Quand un lieu restauré, transformé en musée qui plus est, sent l’histoire et que ses murs rénovés redeviennent le reflet de sa séculaire mémoire, les visiteurs mesurent alors à quel point l’architecte restaurateur a réussi son dur labeur. C’est ce sentiment qui ressort le plus des impressions que Pouvoirs d'Afrique a recueillies avec Medradio, jeudi 27 février, auprès des premiers visiteurs de la Villa Carl Ficke juste après son inauguration officielle. Tous soulignent le besoin qu’avait la capitale économique d’un tel édifice mémoriel.
Salima Naji, l’architecte restauratrice de la Villa Carl Ficke, a été submergée d’éloges tant son artistique minutie force l’admiration. Inspirée anthropologiquement par la connaissance approfondie de ce monument pré-colonial ressuscité, et de son histoire qu’elle a puisée auprès de certains membres de la famille même de Carl Ficke, elle a su redonner leur authentique vie à ses murs qui tombaient, il y a peu, en ruine.
Salima Naji signe ainsi une autre "œuvre magnifique (qui) illustre avec talent et responsabilité cette capacité d’insertion de l’architecture dans le respect du lieu", pour reprendre les mots de la présidente de l'Académie Catherine Jacquot quand l’architecte s’est vu décerner, le 18 septembre dernier, La Grande Médaille d’Or de cette Académie.
Avec la même passion qui déferle de ses mots quand elle parle des sites patrimoniaux multiséculaires que l’architecte-anthropologue a l’habitude de ressusciter, l’auteure notamment de « Architecture du bien commun, pour une éthique de la conservation » répondait aux questions des curieuses et des curieux avec générosité. À travers ses mots, on pouvait aisément deviner le riche négociant allemand qu’était Carl Ficke admirant l’océan du haut de sa villa du temps où Casablanca donnait encore à voir, de loin, ses joliesses.

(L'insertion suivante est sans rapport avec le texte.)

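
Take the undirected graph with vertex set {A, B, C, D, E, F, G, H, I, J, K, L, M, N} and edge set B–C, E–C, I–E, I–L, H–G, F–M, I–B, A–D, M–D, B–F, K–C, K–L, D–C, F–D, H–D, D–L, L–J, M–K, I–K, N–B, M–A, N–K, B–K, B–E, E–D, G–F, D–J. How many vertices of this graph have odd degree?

0

Degrees: A:2, B:6, C:4, D:8, E:4, F:4, G:2, H:2, I:4, J:2, K:6, L:4, M:4, N:2
Odd-degree vertices: none.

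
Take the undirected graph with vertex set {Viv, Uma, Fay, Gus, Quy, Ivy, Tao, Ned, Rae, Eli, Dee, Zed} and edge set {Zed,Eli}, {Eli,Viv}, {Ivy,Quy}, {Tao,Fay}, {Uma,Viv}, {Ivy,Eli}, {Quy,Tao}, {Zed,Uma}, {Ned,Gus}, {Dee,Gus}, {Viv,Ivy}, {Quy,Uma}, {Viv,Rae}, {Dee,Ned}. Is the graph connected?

No

Component: {Gus, Ned, Dee}
Component: {Viv, Uma, Fay, Quy, Ivy, Tao, Rae, Eli, Zed}
There are 2 separate components, so the graph is not connected.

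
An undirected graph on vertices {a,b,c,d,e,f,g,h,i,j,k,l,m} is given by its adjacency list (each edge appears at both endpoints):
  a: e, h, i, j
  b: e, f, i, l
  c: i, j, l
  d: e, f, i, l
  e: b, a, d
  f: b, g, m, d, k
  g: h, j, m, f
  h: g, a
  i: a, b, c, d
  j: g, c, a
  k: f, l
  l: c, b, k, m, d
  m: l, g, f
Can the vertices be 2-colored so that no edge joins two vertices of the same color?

f-g-m-f is an odd cycle (length 3), and a bipartite graph can contain only even cycles.

No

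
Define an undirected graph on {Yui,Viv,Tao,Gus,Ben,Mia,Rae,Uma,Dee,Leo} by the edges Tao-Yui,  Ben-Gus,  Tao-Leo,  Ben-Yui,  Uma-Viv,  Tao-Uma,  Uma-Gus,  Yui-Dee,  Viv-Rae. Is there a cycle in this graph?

Yes

The graph has 10 vertices, 9 edges, and 2 connected components.
One cycle is Yui-Tao-Uma-Gus-Ben-Yui.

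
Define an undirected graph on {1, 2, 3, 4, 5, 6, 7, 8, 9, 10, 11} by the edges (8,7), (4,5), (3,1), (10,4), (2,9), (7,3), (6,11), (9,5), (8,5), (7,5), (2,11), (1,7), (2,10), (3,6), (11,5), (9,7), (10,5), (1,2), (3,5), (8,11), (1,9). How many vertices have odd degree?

Degrees: 1:4, 2:4, 3:4, 4:2, 5:7, 6:2, 7:5, 8:3, 9:4, 10:3, 11:4
Odd-degree vertices: 5, 7, 8, 10.

4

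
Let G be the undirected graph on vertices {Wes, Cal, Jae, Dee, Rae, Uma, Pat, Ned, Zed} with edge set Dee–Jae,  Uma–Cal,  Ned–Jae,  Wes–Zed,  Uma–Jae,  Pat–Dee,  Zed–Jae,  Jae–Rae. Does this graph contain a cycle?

|V| = 9, |E| = 8, number of components = 1.
A forest on 9 vertices with 1 component has exactly 8 edges, which matches — so no cycle.

No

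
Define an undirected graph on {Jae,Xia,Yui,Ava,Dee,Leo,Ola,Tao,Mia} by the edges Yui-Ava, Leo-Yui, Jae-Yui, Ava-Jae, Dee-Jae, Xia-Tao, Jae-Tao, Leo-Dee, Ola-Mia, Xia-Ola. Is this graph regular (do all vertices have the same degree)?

Degrees: Jae:4, Xia:2, Yui:3, Ava:2, Dee:2, Leo:2, Ola:2, Tao:2, Mia:1
Vertex Mia has degree 1 while Jae has degree 4, so the graph is not regular.

No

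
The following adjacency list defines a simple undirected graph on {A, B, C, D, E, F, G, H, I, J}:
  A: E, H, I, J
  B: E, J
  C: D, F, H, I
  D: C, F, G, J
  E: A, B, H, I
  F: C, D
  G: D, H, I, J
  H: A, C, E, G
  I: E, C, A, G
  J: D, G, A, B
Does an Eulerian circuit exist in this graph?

Degrees: A:4, B:2, C:4, D:4, E:4, F:2, G:4, H:4, I:4, J:4
Every vertex has even degree and the edges form a single connected piece, so an Eulerian circuit exists.

Yes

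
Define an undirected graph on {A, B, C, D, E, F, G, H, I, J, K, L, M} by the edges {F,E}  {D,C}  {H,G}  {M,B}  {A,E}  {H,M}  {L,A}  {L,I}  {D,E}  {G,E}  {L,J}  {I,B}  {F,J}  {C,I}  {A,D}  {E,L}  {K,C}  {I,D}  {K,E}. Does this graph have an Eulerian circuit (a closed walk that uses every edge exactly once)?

Degrees: A:3, B:2, C:3, D:4, E:6, F:2, G:2, H:2, I:4, J:2, K:2, L:4, M:2
Vertices with odd degree: A, C. An Eulerian circuit requires all degrees even.

No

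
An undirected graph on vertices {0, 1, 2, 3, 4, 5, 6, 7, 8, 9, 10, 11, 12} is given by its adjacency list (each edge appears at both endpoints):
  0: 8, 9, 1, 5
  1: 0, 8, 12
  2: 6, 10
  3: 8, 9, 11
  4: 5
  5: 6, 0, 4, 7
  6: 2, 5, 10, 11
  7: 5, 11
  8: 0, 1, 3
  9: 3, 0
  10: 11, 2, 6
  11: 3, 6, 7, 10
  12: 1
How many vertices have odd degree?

Degrees: 0:4, 1:3, 2:2, 3:3, 4:1, 5:4, 6:4, 7:2, 8:3, 9:2, 10:3, 11:4, 12:1
Odd-degree vertices: 1, 3, 4, 8, 10, 12.

6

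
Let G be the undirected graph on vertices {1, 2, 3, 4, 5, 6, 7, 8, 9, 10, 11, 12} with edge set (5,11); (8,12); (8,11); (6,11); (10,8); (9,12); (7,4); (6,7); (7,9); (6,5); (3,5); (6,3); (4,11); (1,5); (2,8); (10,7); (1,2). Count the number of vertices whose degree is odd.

Degrees: 1:2, 2:2, 3:2, 4:2, 5:4, 6:4, 7:4, 8:4, 9:2, 10:2, 11:4, 12:2
Odd-degree vertices: none.

0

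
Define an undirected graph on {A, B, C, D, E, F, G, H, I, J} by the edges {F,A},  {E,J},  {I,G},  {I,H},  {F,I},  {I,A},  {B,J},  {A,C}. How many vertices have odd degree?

Degrees: A:3, B:1, C:1, D:0, E:1, F:2, G:1, H:1, I:4, J:2
Odd-degree vertices: A, B, C, E, G, H.

6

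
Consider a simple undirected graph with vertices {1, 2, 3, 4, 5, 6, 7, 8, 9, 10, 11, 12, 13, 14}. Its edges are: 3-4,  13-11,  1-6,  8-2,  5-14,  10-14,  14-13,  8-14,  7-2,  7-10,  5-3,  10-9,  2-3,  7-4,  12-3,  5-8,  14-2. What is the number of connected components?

2

Component: {1, 6}
Component: {2, 3, 4, 5, 7, 8, 9, 10, 11, 12, 13, 14}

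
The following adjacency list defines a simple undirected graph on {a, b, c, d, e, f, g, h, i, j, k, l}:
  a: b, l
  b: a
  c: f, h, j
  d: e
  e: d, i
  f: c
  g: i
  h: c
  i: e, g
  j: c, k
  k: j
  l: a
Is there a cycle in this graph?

No

|V| = 12, |E| = 9, number of components = 3.
A forest on 12 vertices with 3 components has exactly 9 edges, which matches — so no cycle.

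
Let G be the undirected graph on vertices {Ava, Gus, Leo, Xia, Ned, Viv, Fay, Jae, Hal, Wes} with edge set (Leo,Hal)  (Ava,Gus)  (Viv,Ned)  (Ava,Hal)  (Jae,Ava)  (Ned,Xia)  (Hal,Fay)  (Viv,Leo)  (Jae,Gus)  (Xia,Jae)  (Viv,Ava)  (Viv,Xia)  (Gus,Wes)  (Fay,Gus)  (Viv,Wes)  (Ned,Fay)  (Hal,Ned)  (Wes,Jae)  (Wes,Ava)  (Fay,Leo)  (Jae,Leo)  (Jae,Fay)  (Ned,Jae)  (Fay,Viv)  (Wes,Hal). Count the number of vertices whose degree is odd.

Degrees: Ava:5, Gus:4, Leo:4, Xia:3, Ned:5, Viv:6, Fay:6, Jae:7, Hal:5, Wes:5
Odd-degree vertices: Ava, Xia, Ned, Jae, Hal, Wes.

6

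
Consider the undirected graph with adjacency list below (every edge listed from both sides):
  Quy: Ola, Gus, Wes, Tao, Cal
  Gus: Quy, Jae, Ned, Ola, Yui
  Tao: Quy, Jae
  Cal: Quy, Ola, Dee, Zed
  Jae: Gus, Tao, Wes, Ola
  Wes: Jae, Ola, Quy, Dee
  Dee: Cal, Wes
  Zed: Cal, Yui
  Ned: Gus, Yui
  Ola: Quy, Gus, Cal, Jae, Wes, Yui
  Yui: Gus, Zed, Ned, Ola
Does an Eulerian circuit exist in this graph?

Degrees: Quy:5, Gus:5, Tao:2, Cal:4, Jae:4, Wes:4, Dee:2, Zed:2, Ned:2, Ola:6, Yui:4
Vertices with odd degree: Quy, Gus. An Eulerian circuit requires all degrees even.

No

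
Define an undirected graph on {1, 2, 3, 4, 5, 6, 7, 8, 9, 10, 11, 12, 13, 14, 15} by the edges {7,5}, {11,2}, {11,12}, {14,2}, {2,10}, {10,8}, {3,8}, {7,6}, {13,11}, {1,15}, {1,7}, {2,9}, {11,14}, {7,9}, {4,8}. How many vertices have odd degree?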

En traversant à ses côtés les couloirs, on parcourait les époques. À la plus glorieuse, succédait une autre, malheureuse, avec la liquidation de Carl Ficke, personnage influent devenu alors encombrant pour les colons français. Sa villa, conçue au début du XXe siècle par l’architecte autodidacte à la fibre néo-mauresque Ulysse Tonci, lui survivra. Cette résidence bourgeoise deviendra, tour à tour, lieu de détention du temps du protectorat français, ensuite lieu d’accueil d’enfants malades de toutes nationalités avant de devenir annexe de collège Khnata Bent Bekkar pour jeunes filles casablancaises dans sa plus récente métamorphose en date. Une vraie odyssée qui trouve aujourd’hui son aboutissement par cette transformation, réussie, en haut lieu de la mémoire et de la culture. La Villa Carl Ficke s’érige désormais en un musée dédié à l’histoire de Casablanca. La capitale économique en avait grand besoin.
Venue de la lointaine Tiznit où elle habite depuis bientôt 20 ans pour être plus proche des sites qu’elle restaure, Salima Naji était émue de vivre ce nouveau moment marquant. Elle affirme que la Maison Carle Ficke a tant de choses à dire et voici ce qu’elle-même en dit :
Le ministre de la Jeunesse, de la Culture et de la Communication, Mohamed Mehdi Bensaid, était présent à la cérémonie d’inauguration aux côtés du wali de la région Casablanca-Settat, Mohamed Mhidia, de la présidente du Conseil de la commune de Casablanca, Nabila Rmili, et du président de la Fondation nationale des musées (FNM). Mehdi Qotbi était tout heureux de voir la gestion du nouveau musée confiée à la Fondation qu’il dirige.
En prenant la parole, le ministre a salué « une restauration exemplaire, qui illustre l’engagement du Royaume en faveur de la préservation de sa mémoire urbaine ». Mohamed Mehdi Bensaid souligne à notre média l’importance d’un Musée dédié à l’histoire de la capitale économique pour montrer sa profondeur historique.
De son côté, la Maire a insisté sur « l’importance de ce projet pour la mise en valeur du patrimoine architectural de Casablanca ». Plusieurs personnalités du monde de la culture et de l’histoire étaient également présentes, soulignant l’impact symbolique de cette réhabilitation. Pour immortaliser cette restauration salutaire, Salima Naji annonce son intention de publier un livre dédiée à la Villa Carl Ficke.